Burnout is inversely proportional to the nurse-to-patient ratio. Emotional weariness is twice as familiar among nurses in healthcare facilities with 10:1 patient-to-nurse ratios compared to institutions with 5:1 balances. Burnout increases by 23% for every extra patient exceeding four that a nurse is assigned to care for (Irani et al., 2018). A higher staffing level may be required to reduce nurse-to-patient ratios. However, other issues can countered the cost, such as increased nurse turnover, patient dissatisfaction, and readmission levels.

Potential/Anticipated Outcomes

Nursing burnout may be exacerbated by close patient contact and complex practice environments, hurting organizational performance and quality of care. Notwithstanding the cultural, financial, and social shifts in healthcare systems, nurses worldwide face similar challenges. With the current nursing shortage and nurse burnout, providing safe and high-quality care can be challenging (Irani et al., 2018). Maintaining or improving the quality of care can be achieved through the development and testing of interventions to reduce nurses’ burnout and fatigue.

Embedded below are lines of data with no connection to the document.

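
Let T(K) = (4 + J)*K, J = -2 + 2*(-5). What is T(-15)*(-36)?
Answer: -4320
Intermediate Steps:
J = -12 (J = -2 - 10 = -12)
T(K) = -8*K (T(K) = (4 - 12)*K = -8*K)
T(-15)*(-36) = -8*(-15)*(-36) = 120*(-36) = -4320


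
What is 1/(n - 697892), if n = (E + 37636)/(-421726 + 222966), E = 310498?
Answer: -99380/69356681027 ≈ -1.4329e-6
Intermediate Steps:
n = -174067/99380 (n = (310498 + 37636)/(-421726 + 222966) = 348134/(-198760) = 348134*(-1/198760) = -174067/99380 ≈ -1.7515)
1/(n - 697892) = 1/(-174067/99380 - 697892) = 1/(-69356681027/99380) = -99380/69356681027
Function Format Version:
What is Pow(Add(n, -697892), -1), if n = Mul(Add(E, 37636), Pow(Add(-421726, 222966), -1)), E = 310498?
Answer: Rational(-99380, 69356681027) ≈ -1.4329e-6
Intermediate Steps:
n = Rational(-174067, 99380) (n = Mul(Add(310498, 37636), Pow(Add(-421726, 222966), -1)) = Mul(348134, Pow(-198760, -1)) = Mul(348134, Rational(-1, 198760)) = Rational(-174067, 99380) ≈ -1.7515)
Pow(Add(n, -697892), -1) = Pow(Add(Rational(-174067, 99380), -697892), -1) = Pow(Rational(-69356681027, 99380), -1) = Rational(-99380, 69356681027)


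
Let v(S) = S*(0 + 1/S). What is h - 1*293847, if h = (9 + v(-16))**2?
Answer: -293747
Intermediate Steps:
v(S) = 1 (v(S) = S/S = 1)
h = 100 (h = (9 + 1)**2 = 10**2 = 100)
h - 1*293847 = 100 - 1*293847 = 100 - 293847 = -293747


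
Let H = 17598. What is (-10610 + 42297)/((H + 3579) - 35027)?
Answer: -31687/13850 ≈ -2.2879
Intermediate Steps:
(-10610 + 42297)/((H + 3579) - 35027) = (-10610 + 42297)/((17598 + 3579) - 35027) = 31687/(21177 - 35027) = 31687/(-13850) = 31687*(-1/13850) = -31687/13850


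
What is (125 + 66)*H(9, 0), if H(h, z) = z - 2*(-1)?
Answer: 382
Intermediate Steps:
H(h, z) = 2 + z (H(h, z) = z - 1*(-2) = z + 2 = 2 + z)
(125 + 66)*H(9, 0) = (125 + 66)*(2 + 0) = 191*2 = 382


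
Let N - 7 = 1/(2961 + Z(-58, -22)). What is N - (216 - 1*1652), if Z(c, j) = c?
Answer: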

Researchers should investigate utilizing multidimensional scales and measurements to capture more characteristics of nursing care quality in the future, even though global assessments of the quality of care are convenient now. In addition, researchers depend on the quality-of-care reports provided by nurses, which have all the inherent biases and limitations. Instead of relying primarily on nurses’ reports for quality representation in future studies, it will be necessary to obtain patient outcomes data from multiple sources, such as discharge abstracts. However, it may be argued that a nurse-rated standard of care is better operationalized at the unit or hospital level than at the specific nursing level. A different approach for future research could be to use multilevel models to measure the quality of care at the unit or hospital level. Next, researchers should investigate if burnout directly affects patient care, for example, by causing errors or reducing the excellence of care provided.


Dall’Ora, C., Ball, J., Reinius, M., & Griffiths, P. (2020). Burnout in nursing: A theoretical review. Human Resources for Health, 18(1), 1-17.

Irani, E., Hirschman, K. B., Cacchione, P. Z., & Bowles, K. H. (2018). Home health nurse decision-making regarding visit intensity planning for newly admitted patients: A qualitative descriptive study. Home Health Care Services Quarterly, 37(3), 211-231.